Guido's style guide has a lot to say about docstrings, suggesting that they
were intended to support two scenarios:  #a+#b together (the first line of a
multi-line docstring), and #c+#d together (the entire docstring).  In this
respect I think Guido was (consciously or not) aping elisp's conventions, up
to but not including the elisp convention for naming the arguments in the
first line of a docstring.  The elisp conventions were very successful
(simple, and useful in practice), so aping them is a good thing.

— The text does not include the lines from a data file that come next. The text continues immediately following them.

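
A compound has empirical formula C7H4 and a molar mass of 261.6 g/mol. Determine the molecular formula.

C21H12

Empirical-formula mass = 88.10 g/mol
n = 261.6 / 88.10 = 2.97 ≈ 3
Molecular formula = (C7H4)3 = C21H12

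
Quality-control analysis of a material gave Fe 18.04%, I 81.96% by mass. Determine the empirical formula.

Assume 100 g: 18.04 g Fe, 81.96 g I.
n(Fe) = 18.04/55.85 = 0.323, n(I) = 81.96/126.90 = 0.6459
Divide by the smallest (0.323 mol Fe): Fe 1.000, I 2.000
Ratio ≈ 1:2, so the empirical formula is FeI2

FeI2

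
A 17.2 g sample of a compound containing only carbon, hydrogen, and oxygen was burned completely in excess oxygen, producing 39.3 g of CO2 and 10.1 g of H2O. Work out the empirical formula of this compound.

C8H10O3

mol C = 39.3 / 44.01 = 0.8930; mass C = 0.8930 × 12.01 = 10.72 g
mol H = 2 × (10.1 / 18.02) = 1.121; mass H = 1.121 × 1.008 = 1.130 g
mass O = 17.2 − (11.85) = 5.345 g → mol O = 0.3341
Ratios (÷ 0.3341): C 2.673, H 3.355, O 1.000
Scaling by 3: C 8.02, H 10.07, O 3.00 → C8H10O3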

We've had stalemate ever since:  there isn't a single style of writing
docstrings in practice because no single docstring processor has been
blessed, while no docstring processor can gain momentum before being
blessed.  Every attempt to date has erred by trying to do too much, thus
attracting so much complaint that it can't ever become blessed.  The current
argument over PEP 233 appears more of the same.

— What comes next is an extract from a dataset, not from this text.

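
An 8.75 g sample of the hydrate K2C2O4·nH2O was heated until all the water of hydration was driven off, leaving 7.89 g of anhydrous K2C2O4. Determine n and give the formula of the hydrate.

K2C2O4·H2O

Mass of water lost = 8.75 − 7.89 = 0.86 g → 0.86 / 18.02 = 0.04772 mol H2O
Molar mass of K2C2O4 = 166.22 g/mol → mol K2C2O4 = 7.89 / 166.22 = 0.04747
n = 0.04772 / 0.04747 = 1.01 ≈ 1 → K2C2O4·H2O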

The way to break the stalemate is to err on the side of simplicity:  just
cater to the two obvious (first-line vs whole-string) cases, and for
existing docstrings only.  HTML vs plain text is fluff.  Paging vs
non-paging is fluff.  Dumping to stdout vs displaying in a browser is fluff.
Jumping through hoops for functions and modules whose authors didn't bother
to write docstrings is fluff.  Etc.  People fight over fluff until it fills
the air and everyone chokes to death on it <0.9 wink>.

Something dirt simple can get blessed, and once *anything* is blessed, a
million docstrings will bloom.

[Guido]
> That'S What Some People Think.  I Disagree That It Would Be Either
> Feasible Or A Good Idea To Put All Documentation For A Typical Module
> In Its Doc Strings.

I'm with Paul on this one:  that's what module.__doc__ is for, IMO (Javadoc
is great, Eiffel's embedded doc tools are great, Perl POD is great, even
REBOL's interactive help is great).  All Java, Eiffel, Perl and REBOL have
in common that Python lacks is *a* blessed system, no matter how crude.

[back to Paul]
> ...
> No matter what we decide on the issue above, reusing the standard
> documentation is the only practical way of populating the help system
> in the short-term. Right now, today, there is a ton of documentation
> that exists only in LaTeX and HTML. Tons of modules have no docstrings.

Then write tools to automatically create docstrings from the LaTeX and HTML,
but *check in* the results (i.e., add the docstrings so created to the
codebase), and keep the help system simple.

> Keywords have no docstrings.

Neither do integers, but they're obvious too <wink>.